Despite this algae still presents some serious environmental concerns. To make it a viable product it has been reasoned that it will require genetic modification. If this modified crop was to get out of its designated grow area into the wild it could pose a biological risk to that ecosystem. A hardy algae that is designed to multiply and survive in inhospitable conditions would pose a real threat to delicate natural environments as it could easily overpower any existing crops.
The analysis shows there is no ‘one size fits all’ answer to sustainability for bioenergy and must simply be taken on a case by case basis. For the case of wood pellets on a large scale like what is being undertaken at DRAX, it is clearly not sustainable. Depleting countless old growth forests on another continent and then processing them before transferring them across the ocean does not meet any definition of sustainability. However, these pellets, if produced by the correct means, could be used to heat individual homes or buildings, and does offer a sustainable option.
Anaerobic digestion is helping to generate a circular economy which is paramount to a sustainable world going forward. While it may not be the answer to completely replacing natural gas with biogas, it is a step in the right direction and offers an excellent improvement on the ways waste is currently dealt with.
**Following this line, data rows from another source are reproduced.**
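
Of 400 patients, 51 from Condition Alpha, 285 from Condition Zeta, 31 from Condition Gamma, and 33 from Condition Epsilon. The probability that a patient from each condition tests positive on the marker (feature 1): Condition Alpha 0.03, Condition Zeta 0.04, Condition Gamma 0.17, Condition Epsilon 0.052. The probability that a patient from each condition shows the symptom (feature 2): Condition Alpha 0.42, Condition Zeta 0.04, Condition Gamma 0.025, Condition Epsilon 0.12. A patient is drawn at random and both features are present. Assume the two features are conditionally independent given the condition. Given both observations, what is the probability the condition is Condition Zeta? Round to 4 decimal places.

Compute prior × likelihood for every hypothesis:
  Condition Alpha: 0.1275 × 0.03 × 0.42 = 0.0016065
  Condition Zeta: 0.7125 × 0.04 × 0.04 = 0.00114
  Condition Gamma: 0.0775 × 0.17 × 0.025 = 0.000329375
  Condition Epsilon: 0.0825 × 0.052 × 0.12 = 0.0005148
Total = 0.003590675.
P(Condition Zeta | evidence) = 0.00114 / 0.003590675 ≈ 0.3175.

0.3175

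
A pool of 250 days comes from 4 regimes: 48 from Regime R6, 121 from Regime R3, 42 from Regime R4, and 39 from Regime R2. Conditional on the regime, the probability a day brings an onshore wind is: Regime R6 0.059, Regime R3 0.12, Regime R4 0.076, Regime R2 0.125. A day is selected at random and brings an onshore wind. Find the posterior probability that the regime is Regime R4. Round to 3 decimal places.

Unnormalized posteriors (prior × likelihood):
  Regime R6: 0.192 × 0.059 = 0.011328
  Regime R3: 0.484 × 0.12 = 0.05808
  Regime R4: 0.168 × 0.076 = 0.012768
  Regime R2: 0.156 × 0.125 = 0.0195
Sum = 0.101676.
P(Regime R4 | evidence) = 0.012768 / 0.101676 ≈ 0.126.

0.126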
Algae has a lot of potential as a biooil production crop and may help save farmland from being converted to produce non feed crops. However it will require substantial work and financial investment. If the algae production facilities are managed incorrectly the genetically modified crop cause serious ecological issues so it must be managed carefully. Bioenergy in all its forms does not offer a perfect solution to meeting energy demands but it does offer, a more sustainable than what is done presently, step in the right direction.